How to parse restructuredtext in python?

Question:

Is there any module that can parse restructuredtext into a tree model?

Can docutils or sphinx do this?

Asked By: zhangailin

||

Answers:

Docutils does indeed contain the tools to do this.

What you probably want is the parser at docutils.parsers.rst

See this page for details on what is involved. There are also some examples at docutils/examples.py – particularly check out the internals() function, which is probably of interest.

Answered By: Gareth Latty

I’d like to extend upon the answer from Gareth Latty. “What you probably want is the parser at docutils.parsers.rst” is a good starting point of the answer, but what’s next?

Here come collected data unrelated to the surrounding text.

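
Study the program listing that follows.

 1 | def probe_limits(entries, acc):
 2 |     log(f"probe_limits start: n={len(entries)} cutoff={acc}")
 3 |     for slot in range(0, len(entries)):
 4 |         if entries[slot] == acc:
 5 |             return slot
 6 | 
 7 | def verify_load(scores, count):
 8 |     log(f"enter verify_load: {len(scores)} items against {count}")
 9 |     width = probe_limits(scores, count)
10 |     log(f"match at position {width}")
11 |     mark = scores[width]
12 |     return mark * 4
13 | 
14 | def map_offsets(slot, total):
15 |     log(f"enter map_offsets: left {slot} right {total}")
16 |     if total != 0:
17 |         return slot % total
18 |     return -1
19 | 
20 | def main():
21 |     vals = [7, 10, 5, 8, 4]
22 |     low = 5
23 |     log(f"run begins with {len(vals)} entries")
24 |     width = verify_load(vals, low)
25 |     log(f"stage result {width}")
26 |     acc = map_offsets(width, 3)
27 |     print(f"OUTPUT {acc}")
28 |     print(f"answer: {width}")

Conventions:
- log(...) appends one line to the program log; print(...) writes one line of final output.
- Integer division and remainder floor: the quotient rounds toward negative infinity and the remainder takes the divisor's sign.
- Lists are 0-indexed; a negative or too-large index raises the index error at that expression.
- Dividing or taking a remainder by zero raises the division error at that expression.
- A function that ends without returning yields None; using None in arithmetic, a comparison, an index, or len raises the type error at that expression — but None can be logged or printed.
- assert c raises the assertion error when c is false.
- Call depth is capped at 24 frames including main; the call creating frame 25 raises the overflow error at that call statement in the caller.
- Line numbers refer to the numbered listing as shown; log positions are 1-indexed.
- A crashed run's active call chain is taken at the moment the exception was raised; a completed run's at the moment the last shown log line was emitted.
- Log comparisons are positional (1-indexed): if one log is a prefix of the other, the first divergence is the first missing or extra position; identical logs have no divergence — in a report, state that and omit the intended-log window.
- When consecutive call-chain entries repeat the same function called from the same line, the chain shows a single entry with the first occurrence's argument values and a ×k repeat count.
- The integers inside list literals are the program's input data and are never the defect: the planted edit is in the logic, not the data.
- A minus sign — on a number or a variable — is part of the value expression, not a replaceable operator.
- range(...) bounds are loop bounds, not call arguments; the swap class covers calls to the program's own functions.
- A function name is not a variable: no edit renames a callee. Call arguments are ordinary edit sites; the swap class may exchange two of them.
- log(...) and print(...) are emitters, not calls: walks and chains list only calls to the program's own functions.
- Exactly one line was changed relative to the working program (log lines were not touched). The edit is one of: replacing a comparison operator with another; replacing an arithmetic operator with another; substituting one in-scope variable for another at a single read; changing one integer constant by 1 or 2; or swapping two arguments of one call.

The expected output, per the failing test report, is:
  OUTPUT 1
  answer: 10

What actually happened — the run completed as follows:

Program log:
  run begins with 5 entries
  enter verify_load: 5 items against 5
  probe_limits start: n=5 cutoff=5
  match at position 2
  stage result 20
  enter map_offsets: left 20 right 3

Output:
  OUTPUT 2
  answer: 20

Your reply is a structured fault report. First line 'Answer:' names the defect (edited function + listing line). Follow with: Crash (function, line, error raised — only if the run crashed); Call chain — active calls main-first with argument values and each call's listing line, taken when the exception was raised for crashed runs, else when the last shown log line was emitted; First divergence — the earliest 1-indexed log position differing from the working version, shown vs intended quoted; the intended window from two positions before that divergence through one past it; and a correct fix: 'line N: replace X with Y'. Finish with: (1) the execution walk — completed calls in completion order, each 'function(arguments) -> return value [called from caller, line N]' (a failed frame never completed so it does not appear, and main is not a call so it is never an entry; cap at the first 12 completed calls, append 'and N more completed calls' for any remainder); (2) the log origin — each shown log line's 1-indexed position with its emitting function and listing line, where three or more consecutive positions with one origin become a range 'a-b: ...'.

Answer: the defect is in verify_load at line 12.
Key observation: The earliest visible damage is log position 5 — 'stage result 20' rather than the intended 'stage result 10'.
Call chain: main -> map_offsets(20, 3) (called at line 26).
First divergence: position 5 — the shown line 'stage result 20' should read 'stage result 10'.
Intended log window:
  3: probe_limits start: n=5 cutoff=5
  4: match at position 2
  5: stage result 10
  6: enter map_offsets: left 10 right 3
Execution walk:
  probe_limits([7, 10, 5, 8, 4], 5) -> 2  [called from verify_load, line 9]
  verify_load([7, 10, 5, 8, 4], 5) -> 20  [called from main, line 24]
  map_offsets(20, 3) -> 2  [called from main, line 26]
Origin of each log line:
  1 — main, line 23
  2 — verify_load, line 8
  3 — probe_limits, line 2
  4 — verify_load, line 10
  5 — main, line 25
  6 — map_offsets, line 15
A correct fix: line 12: replace `4` with `2`.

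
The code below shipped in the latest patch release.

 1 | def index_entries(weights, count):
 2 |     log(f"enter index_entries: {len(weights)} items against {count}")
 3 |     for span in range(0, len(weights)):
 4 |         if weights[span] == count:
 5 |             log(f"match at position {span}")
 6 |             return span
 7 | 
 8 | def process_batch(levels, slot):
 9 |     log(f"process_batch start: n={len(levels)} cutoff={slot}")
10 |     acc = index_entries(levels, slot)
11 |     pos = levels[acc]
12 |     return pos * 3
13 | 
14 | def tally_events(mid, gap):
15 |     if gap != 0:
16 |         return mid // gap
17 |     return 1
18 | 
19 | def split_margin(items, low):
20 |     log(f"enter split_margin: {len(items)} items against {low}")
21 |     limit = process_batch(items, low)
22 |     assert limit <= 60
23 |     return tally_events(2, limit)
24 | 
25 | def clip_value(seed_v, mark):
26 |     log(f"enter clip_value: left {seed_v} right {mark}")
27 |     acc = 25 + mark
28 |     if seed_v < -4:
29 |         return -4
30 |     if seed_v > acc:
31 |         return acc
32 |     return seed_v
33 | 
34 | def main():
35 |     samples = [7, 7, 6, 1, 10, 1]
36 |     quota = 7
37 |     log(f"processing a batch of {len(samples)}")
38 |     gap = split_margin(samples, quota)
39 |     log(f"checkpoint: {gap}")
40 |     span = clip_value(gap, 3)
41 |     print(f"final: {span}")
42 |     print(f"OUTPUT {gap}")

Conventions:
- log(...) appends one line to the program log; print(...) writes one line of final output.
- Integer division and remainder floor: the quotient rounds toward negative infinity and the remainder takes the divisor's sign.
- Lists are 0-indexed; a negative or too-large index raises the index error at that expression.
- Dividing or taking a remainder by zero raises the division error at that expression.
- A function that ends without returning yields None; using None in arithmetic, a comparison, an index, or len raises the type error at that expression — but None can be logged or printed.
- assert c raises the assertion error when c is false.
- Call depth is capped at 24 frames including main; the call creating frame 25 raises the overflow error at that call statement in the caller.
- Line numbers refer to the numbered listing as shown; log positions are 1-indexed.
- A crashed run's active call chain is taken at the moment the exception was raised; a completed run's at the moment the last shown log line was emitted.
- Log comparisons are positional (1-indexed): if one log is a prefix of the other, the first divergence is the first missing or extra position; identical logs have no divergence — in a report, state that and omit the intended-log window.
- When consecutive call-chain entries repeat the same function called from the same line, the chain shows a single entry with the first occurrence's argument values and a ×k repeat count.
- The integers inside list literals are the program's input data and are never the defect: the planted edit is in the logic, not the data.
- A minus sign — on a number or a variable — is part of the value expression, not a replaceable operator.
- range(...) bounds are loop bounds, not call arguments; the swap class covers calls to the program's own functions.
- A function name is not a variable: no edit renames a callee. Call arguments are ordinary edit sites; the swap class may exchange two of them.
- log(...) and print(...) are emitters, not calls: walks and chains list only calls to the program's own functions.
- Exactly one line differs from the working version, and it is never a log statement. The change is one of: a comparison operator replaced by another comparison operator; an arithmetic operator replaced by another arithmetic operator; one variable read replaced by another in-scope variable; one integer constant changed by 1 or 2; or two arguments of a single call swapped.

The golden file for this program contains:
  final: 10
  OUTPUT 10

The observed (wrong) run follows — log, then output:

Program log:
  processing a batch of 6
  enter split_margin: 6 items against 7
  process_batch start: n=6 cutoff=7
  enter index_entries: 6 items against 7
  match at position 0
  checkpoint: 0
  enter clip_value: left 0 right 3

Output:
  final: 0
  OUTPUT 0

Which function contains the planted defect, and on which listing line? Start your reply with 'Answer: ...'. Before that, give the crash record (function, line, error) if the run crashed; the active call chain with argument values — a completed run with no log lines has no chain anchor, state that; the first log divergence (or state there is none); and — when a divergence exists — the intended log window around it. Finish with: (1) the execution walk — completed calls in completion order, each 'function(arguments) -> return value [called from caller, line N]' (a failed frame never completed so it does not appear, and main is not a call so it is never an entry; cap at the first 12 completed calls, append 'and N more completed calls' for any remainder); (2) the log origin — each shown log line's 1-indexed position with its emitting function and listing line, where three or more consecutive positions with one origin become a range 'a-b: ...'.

Answer: the defect is in split_margin at line 23.
Core observation: At log position 6 the runs split — shown 'checkpoint: 0', but the working version logs 'checkpoint: 10'.
Call chain: main -> clip_value(0, 3) (called at line 40).
First divergence: at position 6 the run shows 'checkpoint: 0' where the working version logs 'checkpoint: 10'.
Intended log window:
  4: enter index_entries: 6 items against 7
  5: match at position 0
  6: checkpoint: 10
  7: enter clip_value: left 10 right 3
Execution walk:
  index_entries([7, 7, 6, 1, 10, 1], 7) -> 0  [called from process_batch, line 10]
  process_batch([7, 7, 6, 1, 10, 1], 7) -> 21  [called from split_margin, line 21]
  tally_events(2, 21) -> 0  [called from split_margin, line 23]
  split_margin([7, 7, 6, 1, 10, 1], 7) -> 0  [called from main, line 38]
  clip_value(0, 3) -> 0  [called from main, line 40]
Log origin:
  1: emitted by main (line 37)
  2: emitted by split_margin (line 20)
  3: emitted by process_batch (line 9)
  4: emitted by index_entries (line 2)
  5: emitted by index_entries (line 5)
  6: emitted by main (line 39)
  7: emitted by clip_value (line 26)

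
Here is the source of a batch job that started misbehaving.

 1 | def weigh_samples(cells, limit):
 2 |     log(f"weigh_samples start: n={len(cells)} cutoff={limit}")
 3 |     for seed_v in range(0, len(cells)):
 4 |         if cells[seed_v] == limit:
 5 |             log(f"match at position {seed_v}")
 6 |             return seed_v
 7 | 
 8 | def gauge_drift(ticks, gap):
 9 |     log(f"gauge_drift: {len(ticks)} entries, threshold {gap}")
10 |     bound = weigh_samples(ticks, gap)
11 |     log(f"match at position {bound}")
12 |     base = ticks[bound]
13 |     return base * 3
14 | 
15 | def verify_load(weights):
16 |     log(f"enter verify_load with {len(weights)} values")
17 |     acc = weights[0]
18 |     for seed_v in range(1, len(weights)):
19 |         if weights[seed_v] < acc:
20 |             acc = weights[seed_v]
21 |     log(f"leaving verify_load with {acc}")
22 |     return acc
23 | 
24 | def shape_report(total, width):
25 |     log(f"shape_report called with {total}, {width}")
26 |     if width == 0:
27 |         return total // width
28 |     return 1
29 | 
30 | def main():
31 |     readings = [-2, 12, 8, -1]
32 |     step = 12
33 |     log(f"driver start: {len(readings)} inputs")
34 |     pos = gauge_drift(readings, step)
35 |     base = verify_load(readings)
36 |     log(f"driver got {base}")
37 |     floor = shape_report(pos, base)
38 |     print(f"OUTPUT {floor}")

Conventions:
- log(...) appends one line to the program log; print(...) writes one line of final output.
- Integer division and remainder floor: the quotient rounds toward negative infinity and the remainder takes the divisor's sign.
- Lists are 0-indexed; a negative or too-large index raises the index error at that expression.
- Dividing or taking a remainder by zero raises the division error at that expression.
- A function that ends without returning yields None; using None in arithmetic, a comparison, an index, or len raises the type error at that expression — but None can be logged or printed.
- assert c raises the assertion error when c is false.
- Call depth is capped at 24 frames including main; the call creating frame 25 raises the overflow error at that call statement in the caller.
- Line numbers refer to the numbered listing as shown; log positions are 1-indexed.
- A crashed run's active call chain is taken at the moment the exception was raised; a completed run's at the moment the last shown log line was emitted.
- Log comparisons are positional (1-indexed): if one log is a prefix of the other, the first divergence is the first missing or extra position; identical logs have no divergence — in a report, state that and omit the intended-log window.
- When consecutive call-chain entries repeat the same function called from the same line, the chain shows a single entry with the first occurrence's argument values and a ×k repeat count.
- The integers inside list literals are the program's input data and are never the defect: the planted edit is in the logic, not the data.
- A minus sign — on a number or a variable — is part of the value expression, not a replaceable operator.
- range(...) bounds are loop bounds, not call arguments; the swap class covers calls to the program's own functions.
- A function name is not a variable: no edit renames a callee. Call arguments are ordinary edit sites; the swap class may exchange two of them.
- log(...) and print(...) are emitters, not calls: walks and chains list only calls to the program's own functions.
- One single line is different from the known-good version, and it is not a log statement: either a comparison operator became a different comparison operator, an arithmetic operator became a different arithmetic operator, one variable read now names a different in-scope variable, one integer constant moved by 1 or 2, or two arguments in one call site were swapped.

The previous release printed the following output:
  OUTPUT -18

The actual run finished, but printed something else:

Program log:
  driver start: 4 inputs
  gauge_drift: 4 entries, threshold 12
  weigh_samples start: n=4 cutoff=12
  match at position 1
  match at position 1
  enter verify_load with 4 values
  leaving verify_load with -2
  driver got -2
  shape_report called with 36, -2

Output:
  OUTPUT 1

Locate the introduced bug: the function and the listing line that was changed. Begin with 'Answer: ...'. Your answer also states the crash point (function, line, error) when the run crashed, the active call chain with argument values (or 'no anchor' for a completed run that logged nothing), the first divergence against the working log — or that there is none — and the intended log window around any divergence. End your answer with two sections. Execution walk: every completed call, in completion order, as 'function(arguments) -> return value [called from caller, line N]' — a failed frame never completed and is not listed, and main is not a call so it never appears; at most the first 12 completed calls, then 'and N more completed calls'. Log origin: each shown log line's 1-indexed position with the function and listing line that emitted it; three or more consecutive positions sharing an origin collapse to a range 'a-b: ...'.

Answer: the defect is in shape_report at line 26.
Key observation: Log streams are identical — the defect surfaces only in the printed output.
Call chain: main -> shape_report(36, -2) (called at line 37).
First divergence: there is none — every log position agrees.
Execution walk:
  weigh_samples([-2, 12, 8, -1], 12) -> 1  [called from gauge_drift, line 10]
  gauge_drift([-2, 12, 8, -1], 12) -> 36  [called from main, line 34]
  verify_load([-2, 12, 8, -1]) -> -2  [called from main, line 35]
  shape_report(36, -2) -> 1  [called from main, line 37]
Origin of each log line:
  1: from main, line 33
  2: from gauge_drift, line 9
  3: from weigh_samples, line 2
  4: from weigh_samples, line 5
  5: from gauge_drift, line 11
  6: from verify_load, line 16
  7: from verify_load, line 21
  8: from main, line 36
  9: from shape_report, line 25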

Namely:

How to parse restructuredtext in python?

Below is the exact answer for Python 3.6 and docutils 0.14:

import docutils.nodes
import docutils.parsers.rst
import docutils.utils
import docutils.frontend

def parse_rst(text: str) -> docutils.nodes.document:
    parser = docutils.parsers.rst.Parser()
    components = (docutils.parsers.rst.Parser,)
    settings = docutils.frontend.OptionParser(components=components).get_default_values()
    document = docutils.utils.new_document('<rst-doc>', settings=settings)
    parser.parse(text, document)
    return document

And the resulting document can be processed using, for example, below, which will print all references in the document:

class MyVisitor(docutils.nodes.NodeVisitor):

    def visit_reference(self, node: docutils.nodes.reference) -> None:
        """Called for "reference" nodes."""
        print(node)

    def unknown_visit(self, node: docutils.nodes.Node) -> None:
        """Called for all other node types."""
        pass

Here’s how to run it:

doc = parse_rst('spam spam lovely spam')
visitor = MyVisitor(doc)
doc.walk(visitor)
Answered By: mbdevpl